The Boston Celtics always enter NBA Drafts in an emphatic way. Ever since Danny Ainge put the team in a fantastic position to grow with his aggressive hunt for draft picks, the Celtics have been a very active team on draft night for a while.
However, 2019 wasn’t the best showing for them. They failed to trade up to draft Tyler Herro, and instead selected Romeo Langford, who isn’t progressing as quickly.
After the Celtics lost their fourth conference final in 5 seasons, they need win-now pieces. Three draft picks don’t get you win-now pieces unless they are traded away.
However, the Celtics may have actually addressed their biggest concerns. At the same time, they seem to be committing towards a certain style of basketball, which not many have instantly picked up on.

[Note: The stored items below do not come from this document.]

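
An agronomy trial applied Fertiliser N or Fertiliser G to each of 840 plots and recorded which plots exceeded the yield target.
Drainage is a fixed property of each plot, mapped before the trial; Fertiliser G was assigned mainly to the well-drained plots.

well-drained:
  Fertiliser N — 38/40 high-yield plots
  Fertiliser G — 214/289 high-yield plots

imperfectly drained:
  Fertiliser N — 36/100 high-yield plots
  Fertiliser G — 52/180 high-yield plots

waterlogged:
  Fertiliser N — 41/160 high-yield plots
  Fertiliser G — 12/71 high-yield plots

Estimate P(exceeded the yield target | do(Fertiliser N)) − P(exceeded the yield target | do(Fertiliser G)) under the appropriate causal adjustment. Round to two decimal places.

+0.13

The imbalance in field drainage arose from how plots were allocated, not from anything the fertiliser did; and field drainage independently affects the outcome. The pooled gap is confounded — condition on field drainage.
Adjusting over the population distribution of field drainage: 0.392·(0.950−0.740) + 0.333·(0.360−0.289) + 0.275·(0.256−0.169) = +0.130.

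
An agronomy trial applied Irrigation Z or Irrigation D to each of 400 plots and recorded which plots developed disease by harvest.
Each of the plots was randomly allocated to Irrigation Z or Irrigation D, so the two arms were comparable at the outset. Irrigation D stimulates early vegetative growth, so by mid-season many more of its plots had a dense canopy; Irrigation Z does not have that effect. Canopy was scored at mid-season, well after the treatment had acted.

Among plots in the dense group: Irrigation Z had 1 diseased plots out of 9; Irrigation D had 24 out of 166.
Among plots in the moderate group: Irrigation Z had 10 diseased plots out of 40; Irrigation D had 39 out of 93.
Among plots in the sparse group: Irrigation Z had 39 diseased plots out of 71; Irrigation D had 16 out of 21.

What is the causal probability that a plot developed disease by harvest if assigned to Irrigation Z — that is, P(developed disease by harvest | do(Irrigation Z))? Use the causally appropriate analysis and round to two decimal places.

The stratified and pooled comparisons disagree (Irrigation Z wins within each mid-season canopy; Irrigation D wins overall), so the answer turns on the causal role of mid-season canopy.
Mid-season canopy here is a post-treatment variable shaped by the irrigation; conditioning on it would introduce bias rather than remove it. The overall comparison is the causal one.
So P(outcome | do(Irrigation Z)) is just the pooled rate for Irrigation Z: 50/120 = 0.417.

0.42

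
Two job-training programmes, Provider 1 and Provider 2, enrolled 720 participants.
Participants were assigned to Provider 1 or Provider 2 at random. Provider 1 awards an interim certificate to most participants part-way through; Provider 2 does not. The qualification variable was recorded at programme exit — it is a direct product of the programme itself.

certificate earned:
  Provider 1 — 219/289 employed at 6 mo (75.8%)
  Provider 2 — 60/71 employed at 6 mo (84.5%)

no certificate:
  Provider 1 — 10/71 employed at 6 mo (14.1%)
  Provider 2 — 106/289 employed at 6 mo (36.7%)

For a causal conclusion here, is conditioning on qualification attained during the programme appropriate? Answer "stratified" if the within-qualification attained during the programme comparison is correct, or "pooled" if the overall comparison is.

pooled

Provider 2 is higher inside every qualification attained during the programme stratum but Provider 1 is higher in aggregate. Whether to stratify depends on how qualification attained during the programme relates to the programme.
Because the programme influences qualification attained during the programme, qualification attained during the programme is a post-treatment mediator, not a confounder. Stratifying on it would bias the estimate; the causal effect is the crude pooled difference.
Pooled: Provider 1 63.6% vs Provider 2 46.1%; Provider 1 is higher overall.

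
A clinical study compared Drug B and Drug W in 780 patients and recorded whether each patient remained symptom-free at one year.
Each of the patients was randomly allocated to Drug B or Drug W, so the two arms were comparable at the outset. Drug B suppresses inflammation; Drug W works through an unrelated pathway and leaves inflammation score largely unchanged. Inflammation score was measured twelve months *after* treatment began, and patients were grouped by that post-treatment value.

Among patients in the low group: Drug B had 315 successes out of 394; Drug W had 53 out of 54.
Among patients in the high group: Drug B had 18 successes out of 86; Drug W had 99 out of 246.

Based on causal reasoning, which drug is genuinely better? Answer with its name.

Drug B

Drug W is higher inside every inflammation score stratum but Drug B is higher in aggregate. Whether to stratify depends on how inflammation score relates to the drug.
The distribution of inflammation score is itself part of what the drug does — it is an intermediate outcome. Holding it fixed would remove that part of the effect; the total effect is the pooled difference.
Pooled: Drug B 69.4% vs Drug W 50.7%; Drug B is higher overall.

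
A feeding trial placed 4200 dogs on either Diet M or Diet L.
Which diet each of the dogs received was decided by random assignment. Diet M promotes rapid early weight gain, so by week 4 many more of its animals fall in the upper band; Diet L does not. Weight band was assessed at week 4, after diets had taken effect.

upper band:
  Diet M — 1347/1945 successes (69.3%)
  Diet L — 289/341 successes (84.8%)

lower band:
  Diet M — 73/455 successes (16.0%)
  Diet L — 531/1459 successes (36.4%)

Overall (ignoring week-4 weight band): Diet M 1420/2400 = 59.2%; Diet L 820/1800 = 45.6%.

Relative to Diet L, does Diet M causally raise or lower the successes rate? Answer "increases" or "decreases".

Diet L is higher inside every week-4 weight band stratum but Diet M is higher in aggregate. Whether to stratify depends on how week-4 weight band relates to the diet.
Stratifying would compare diets among dogs the diets themselves sorted into week-4 weight band groups — a form of selection on an intermediate. The unconditioned pooled rates give the total causal effect.
Pooled: Diet M 59.2% vs Diet L 45.6%; Diet M is higher overall.

increases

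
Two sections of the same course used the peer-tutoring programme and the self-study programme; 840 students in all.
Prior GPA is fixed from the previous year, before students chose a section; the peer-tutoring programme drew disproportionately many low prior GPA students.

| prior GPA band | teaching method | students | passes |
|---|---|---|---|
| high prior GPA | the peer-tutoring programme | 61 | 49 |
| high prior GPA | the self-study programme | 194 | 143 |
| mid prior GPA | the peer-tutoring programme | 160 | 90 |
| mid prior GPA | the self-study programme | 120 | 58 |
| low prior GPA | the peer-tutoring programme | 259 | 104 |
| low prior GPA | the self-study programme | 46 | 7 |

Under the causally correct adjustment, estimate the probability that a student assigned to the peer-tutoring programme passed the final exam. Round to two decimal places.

Prior GPA band differs across teaching methods for reasons unrelated to any effect of the teaching method itself, and it separately predicts the outcome — a classic confounder. We must compare within prior GPA band levels.
Standardising the peer-tutoring programme to the population prior GPA band mix: 0.304·49/61 + 0.333·90/160 + 0.363·104/259 = 0.577.

0.58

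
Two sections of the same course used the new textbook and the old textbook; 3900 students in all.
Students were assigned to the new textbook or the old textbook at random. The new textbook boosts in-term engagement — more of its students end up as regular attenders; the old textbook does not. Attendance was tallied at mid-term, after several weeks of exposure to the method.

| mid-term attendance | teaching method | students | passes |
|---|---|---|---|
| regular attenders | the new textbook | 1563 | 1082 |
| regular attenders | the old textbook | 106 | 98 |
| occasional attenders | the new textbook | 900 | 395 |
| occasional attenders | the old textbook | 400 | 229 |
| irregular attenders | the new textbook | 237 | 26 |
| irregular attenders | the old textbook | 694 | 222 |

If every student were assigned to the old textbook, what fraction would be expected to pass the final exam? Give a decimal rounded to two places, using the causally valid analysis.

0.46

The mid-term attendance-specific comparison favours the old textbook throughout, but the pooled figures favour the new textbook. The question is whether to condition on mid-term attendance.
The distribution of mid-term attendance is itself part of what the teaching method does — it is an intermediate outcome. Holding it fixed would remove that part of the effect; the total effect is the pooled difference.
So P(outcome | do(the old textbook)) is just the pooled rate for the old textbook: 549/1200 = 0.458.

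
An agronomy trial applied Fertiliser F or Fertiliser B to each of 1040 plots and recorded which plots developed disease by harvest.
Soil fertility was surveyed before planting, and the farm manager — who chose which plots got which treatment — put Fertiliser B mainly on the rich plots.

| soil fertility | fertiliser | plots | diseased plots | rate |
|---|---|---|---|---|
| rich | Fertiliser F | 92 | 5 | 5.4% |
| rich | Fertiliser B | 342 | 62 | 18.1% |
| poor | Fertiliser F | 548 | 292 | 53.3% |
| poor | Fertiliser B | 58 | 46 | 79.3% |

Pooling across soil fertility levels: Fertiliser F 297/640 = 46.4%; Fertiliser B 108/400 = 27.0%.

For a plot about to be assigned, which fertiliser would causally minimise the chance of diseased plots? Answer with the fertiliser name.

Fertiliser F

Soil fertility is set before the fertiliser has any effect — it is not caused by the fertiliser — and it independently drives the outcome. That makes it a confounder, so the causal comparison is within soil fertility levels.
Within each level — rich: 5.4% vs 18.1%; poor: 53.3% vs 79.3% — Fertiliser F is lower every time.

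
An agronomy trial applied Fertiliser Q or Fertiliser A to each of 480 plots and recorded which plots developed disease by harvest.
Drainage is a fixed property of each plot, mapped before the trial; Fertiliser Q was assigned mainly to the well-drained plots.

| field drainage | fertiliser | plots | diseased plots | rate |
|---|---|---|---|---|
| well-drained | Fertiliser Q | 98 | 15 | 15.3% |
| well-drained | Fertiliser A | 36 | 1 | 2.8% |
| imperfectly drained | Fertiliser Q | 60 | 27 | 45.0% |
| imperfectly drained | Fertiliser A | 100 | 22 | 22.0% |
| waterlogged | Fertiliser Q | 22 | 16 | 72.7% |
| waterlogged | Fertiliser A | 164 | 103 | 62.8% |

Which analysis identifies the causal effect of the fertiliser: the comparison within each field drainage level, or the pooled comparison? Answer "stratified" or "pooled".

The field drainage-specific comparison favours Fertiliser A throughout, but the pooled figures favour Fertiliser Q. The question is whether to condition on field drainage.
Nothing the fertiliser does changes field drainage; the imbalance is an allocation artefact. With field drainage also predicting the outcome, the pooled figure is confounded, and the within-stratum comparison is the causal one.
Within each level — well-drained: 15.3% vs 2.8%; imperfectly drained: 45.0% vs 22.0%; waterlogged: 72.7% vs 62.8% — Fertiliser A is lower every time.

stratified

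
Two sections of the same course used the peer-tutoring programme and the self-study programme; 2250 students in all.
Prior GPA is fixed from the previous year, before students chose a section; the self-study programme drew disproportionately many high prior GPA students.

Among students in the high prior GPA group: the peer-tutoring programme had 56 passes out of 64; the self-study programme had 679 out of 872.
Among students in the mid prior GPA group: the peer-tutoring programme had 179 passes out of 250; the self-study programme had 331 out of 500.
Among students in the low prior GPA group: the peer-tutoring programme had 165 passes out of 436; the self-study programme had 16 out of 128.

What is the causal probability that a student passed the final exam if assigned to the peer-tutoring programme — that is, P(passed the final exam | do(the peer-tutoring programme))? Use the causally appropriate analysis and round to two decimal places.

0.70

The stratified and pooled comparisons disagree (the peer-tutoring programme wins within each prior GPA band; the self-study programme wins overall), so the answer turns on the causal role of prior GPA band.
Prior GPA band differs across teaching methods for reasons unrelated to any effect of the teaching method itself, and it separately predicts the outcome — a classic confounder. We must compare within prior GPA band levels.
Standardising the peer-tutoring programme to the population prior GPA band mix: 0.416·56/64 + 0.333·179/250 + 0.251·165/436 = 0.698.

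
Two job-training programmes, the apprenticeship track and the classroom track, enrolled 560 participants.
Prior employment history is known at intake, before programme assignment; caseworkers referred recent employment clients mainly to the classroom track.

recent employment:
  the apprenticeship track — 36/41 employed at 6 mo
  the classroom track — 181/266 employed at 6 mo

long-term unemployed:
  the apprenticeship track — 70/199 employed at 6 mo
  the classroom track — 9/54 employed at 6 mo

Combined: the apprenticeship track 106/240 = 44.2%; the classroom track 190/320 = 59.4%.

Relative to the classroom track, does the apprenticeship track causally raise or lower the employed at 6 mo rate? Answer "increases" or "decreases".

increases

The prior employment history-specific comparison favours the apprenticeship track throughout, but the pooled figures favour the classroom track. The question is whether to condition on prior employment history.
Since prior employment history is a pre-existing factor (not a product of the programme) and it affects the outcome on its own, it is a confounder. The stratified rates, not the pooled rate, identify the causal effect.
Within each level — recent employment: 87.8% vs 68.0%; long-term unemployed: 35.2% vs 16.7% — the apprenticeship track is higher every time.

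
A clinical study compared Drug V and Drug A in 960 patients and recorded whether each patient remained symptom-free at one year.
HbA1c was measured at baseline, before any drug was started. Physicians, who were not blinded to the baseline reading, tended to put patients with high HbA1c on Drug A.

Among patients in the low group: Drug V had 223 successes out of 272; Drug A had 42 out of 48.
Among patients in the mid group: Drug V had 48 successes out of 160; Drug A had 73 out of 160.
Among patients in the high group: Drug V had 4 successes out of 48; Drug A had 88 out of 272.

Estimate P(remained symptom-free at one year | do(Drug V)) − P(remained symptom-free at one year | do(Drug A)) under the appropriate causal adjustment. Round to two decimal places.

-0.15

The imbalance in HbA1c arose from how patients were allocated, not from anything the drug did; and HbA1c independently affects the outcome. The pooled gap is confounded — condition on HbA1c.
Adjusting over the population distribution of HbA1c: 0.333·(0.820−0.875) + 0.333·(0.300−0.456) + 0.333·(0.083−0.324) = -0.151.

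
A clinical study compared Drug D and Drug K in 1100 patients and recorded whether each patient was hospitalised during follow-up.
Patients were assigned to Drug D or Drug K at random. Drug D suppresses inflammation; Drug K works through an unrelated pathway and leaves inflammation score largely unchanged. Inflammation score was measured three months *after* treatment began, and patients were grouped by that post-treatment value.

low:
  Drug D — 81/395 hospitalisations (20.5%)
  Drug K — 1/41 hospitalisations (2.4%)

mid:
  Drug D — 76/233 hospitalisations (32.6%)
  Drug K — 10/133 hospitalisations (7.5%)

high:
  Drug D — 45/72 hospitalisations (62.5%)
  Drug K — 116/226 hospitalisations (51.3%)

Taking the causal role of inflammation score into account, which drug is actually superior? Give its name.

Drug D

Inflammation score is recorded after the drug and is itself shifted by it — it sits on the causal path from drug to outcome. Conditioning on a mediator would strip out part of the effect we want; the pooled comparison gives the total causal effect.
Pooled: Drug D 28.9% vs Drug K 31.8%; Drug D is lower overall.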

So did the Boston Celtics make a big splash in this draft, or have they possibly stalled their team’s developing young core with bad selections?
Boston Celtics realize that more may not always be better
The Celtics didn’t squander away their picks by any means. Selecting a shooter like Aaron Nesmith with the last pick of the lottery was a very smart move.
That move looks even better considering the uncertainty around Gordon Hayward’s future with the team. Nesmith may be the kind of player that helps add that wing depth that Celtics missed when Hayward was out injured.
Celtics had another selection in the 1st round, courtesy of the 26th overall pick. That netted the Celtics a backup point guard in Payton Pritchard.
Pritchard was awarded the title of the best college point guard last season (Bob Cousy Award) and brings win-now experience to the league. He is a clear back-up for Kemba Walker, who had a season fraught with injuries.
However, what this means for PGs on the roster like Brad Wanamaker and Carsen Edwards doesn’t look too pretty.
Congrats to Payton Pritchard ! Youngin work his ass off and earned it!
— Damian Lillard (@Dame_Lillard) November 19, 2020
At this point, an expectation arose that Boston would get a center with their final pick. While a second-round center may not be the best, it would be what the team needs with their relatively bland depth at the position.
Instead, they drafted a draft-and-stash point guard in Yam Madar with pick 47. No win-now potential, because he literally won’t be playing now. However, this will further crowd the Celtics point guard situation next season.
While Boston not adding a center is upsetting, it clearly indicates that the team will be experimenting with more small-ball with their young and athletic lineup.
Not a total lost draft, but it does have its set of question marks. Hopefully, their 2 first-round picks will help them progress in the East this season.